Otto marzo.
L'ennesimo otto marzo in cui la mattina manco mio padre mi ha fatto gli auguri.
Ogni tanto penso che avrei bisogno di sentirmeli fare tutti i giorni gli auguri.
La mattina quando mi alzo vorrei che qualcuno mi ricordasse che esisto a rendere più bello il racconto del mondo.
Può sembrare stupido ma non lo è.
Sono una donna, sono un trattore se mi ci metto, un segasso come si dice qua a Venezia.
Ho un mio lato femminista, con tanto di zoccoli e gonnellone fiorato, ma senza che questo entri in contraddizione con le mie fragilità. Col mio essere e reagire sempre e comunque in maniera emotivamente diversa rispetto ad un uomo.

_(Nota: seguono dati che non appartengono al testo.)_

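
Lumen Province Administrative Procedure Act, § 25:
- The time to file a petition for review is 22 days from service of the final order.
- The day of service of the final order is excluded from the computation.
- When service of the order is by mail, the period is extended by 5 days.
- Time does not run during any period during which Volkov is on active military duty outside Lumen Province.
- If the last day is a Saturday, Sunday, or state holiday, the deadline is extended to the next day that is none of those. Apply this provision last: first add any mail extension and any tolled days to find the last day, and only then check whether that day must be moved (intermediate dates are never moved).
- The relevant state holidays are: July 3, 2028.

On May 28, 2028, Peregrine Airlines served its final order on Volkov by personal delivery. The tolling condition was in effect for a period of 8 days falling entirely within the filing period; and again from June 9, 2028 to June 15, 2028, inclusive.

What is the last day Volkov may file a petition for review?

22 days after May 28, 2028 is June 19, 2028.
Service was not by mail, so no mail extension applies.
Tolling adds 8 days: June 19, 2028 + 8 days = June 27, 2028.
From June 9, 2028 through June 15, 2028 inclusive is 7 days; tolling adds 7 days: June 27, 2028 + 7 days = July 4, 2028.
July 4, 2028 is a Tuesday and not a state holiday, so no extension applies.

July 4, 2028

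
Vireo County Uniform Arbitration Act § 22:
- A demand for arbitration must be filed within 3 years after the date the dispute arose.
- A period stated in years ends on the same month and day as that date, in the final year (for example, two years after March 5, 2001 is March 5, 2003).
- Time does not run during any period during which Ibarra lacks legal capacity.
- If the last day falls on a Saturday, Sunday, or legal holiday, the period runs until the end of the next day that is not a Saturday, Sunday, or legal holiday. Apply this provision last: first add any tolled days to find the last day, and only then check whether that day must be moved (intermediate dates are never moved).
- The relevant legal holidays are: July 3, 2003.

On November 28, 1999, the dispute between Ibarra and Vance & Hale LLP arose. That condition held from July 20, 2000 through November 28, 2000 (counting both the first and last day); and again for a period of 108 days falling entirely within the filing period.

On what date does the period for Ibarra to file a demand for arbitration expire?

July 28, 2003

3 years after November 28, 1999 is November 28, 2002.
From July 20, 2000 through November 28, 2000 inclusive is 132 days; tolling adds 132 days: November 28, 2002 + 132 days = April 9, 2003.
Tolling adds 108 days: April 9, 2003 + 108 days = July 26, 2003.
July 26, 2003 is Saturday; July 27, 2003 is Sunday. The next qualifying day is July 28, 2003.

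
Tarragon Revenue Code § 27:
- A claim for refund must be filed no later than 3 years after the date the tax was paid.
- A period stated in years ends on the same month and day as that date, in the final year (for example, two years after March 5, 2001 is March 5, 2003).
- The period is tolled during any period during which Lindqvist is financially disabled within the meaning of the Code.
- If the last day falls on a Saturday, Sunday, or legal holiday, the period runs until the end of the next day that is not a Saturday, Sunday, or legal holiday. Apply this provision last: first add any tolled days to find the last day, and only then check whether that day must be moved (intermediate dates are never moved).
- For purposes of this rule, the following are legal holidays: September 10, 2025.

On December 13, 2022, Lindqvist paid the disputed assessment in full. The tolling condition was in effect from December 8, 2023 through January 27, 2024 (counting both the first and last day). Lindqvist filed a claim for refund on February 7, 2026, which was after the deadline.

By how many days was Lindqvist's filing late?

5 days

3 years after December 13, 2022 is December 13, 2025.
From December 8, 2023 through January 27, 2024 inclusive is 51 days; tolling adds 51 days: December 13, 2025 + 51 days = February 2, 2026.
February 2, 2026 is a Monday and not a legal holiday, so no extension applies.
The deadline is February 2, 2026; from February 2, 2026 to February 7, 2026 is 5 days.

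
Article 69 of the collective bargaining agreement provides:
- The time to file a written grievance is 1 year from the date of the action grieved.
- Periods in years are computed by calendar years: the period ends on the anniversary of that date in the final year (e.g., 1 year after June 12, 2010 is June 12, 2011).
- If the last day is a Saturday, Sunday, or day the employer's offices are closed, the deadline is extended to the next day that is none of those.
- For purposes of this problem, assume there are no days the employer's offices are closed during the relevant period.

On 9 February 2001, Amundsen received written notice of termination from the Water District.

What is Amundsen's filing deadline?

1 year after 9 February 2001 is February 9, 2002.
February 9, 2002 is Saturday; February 10, 2002 is Sunday. The next qualifying day is February 11, 2002.

February 11, 2002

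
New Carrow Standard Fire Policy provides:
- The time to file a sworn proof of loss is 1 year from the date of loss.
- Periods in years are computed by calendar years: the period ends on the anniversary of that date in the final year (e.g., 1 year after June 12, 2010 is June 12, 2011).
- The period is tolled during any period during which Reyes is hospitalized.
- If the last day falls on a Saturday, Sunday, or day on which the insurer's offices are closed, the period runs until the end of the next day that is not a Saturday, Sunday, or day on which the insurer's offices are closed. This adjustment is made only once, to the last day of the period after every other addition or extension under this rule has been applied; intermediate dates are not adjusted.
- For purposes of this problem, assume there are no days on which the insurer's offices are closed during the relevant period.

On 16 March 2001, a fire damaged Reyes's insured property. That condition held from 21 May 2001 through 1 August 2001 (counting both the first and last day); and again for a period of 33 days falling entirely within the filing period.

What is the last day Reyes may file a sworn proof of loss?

1 year after 16 March 2001 is March 16, 2002.
From May 21, 2001 through August 1, 2001 inclusive is 73 days; tolling adds 73 days: March 16, 2002 + 73 days = May 28, 2002.
Tolling adds 33 days: May 28, 2002 + 33 days = June 30, 2002.
June 30, 2002 is Sunday. The next qualifying day is July 1, 2002.

July 1, 2002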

Ci si vende anche nel 2006, ci si vende ovunque con un sorriso, con il dover subire quelle umiliazioni che i nostri nonni avrebbero considerato affronti.
Vendersi è anche rinunciare a una parte di se stesse in nome di una nuova convenzione sociale che ci vuole più "aperte", tollerare col sorriso. Subire gli altri che vorrebbero che le mancanze di rispetto fossero normalità, perchè oramai si usa così, è il modo comune di pensare.
Qualcuna delle persone che ho accanto forse mi rispetta come persona.
Nessuno come donna, nella mia diversità.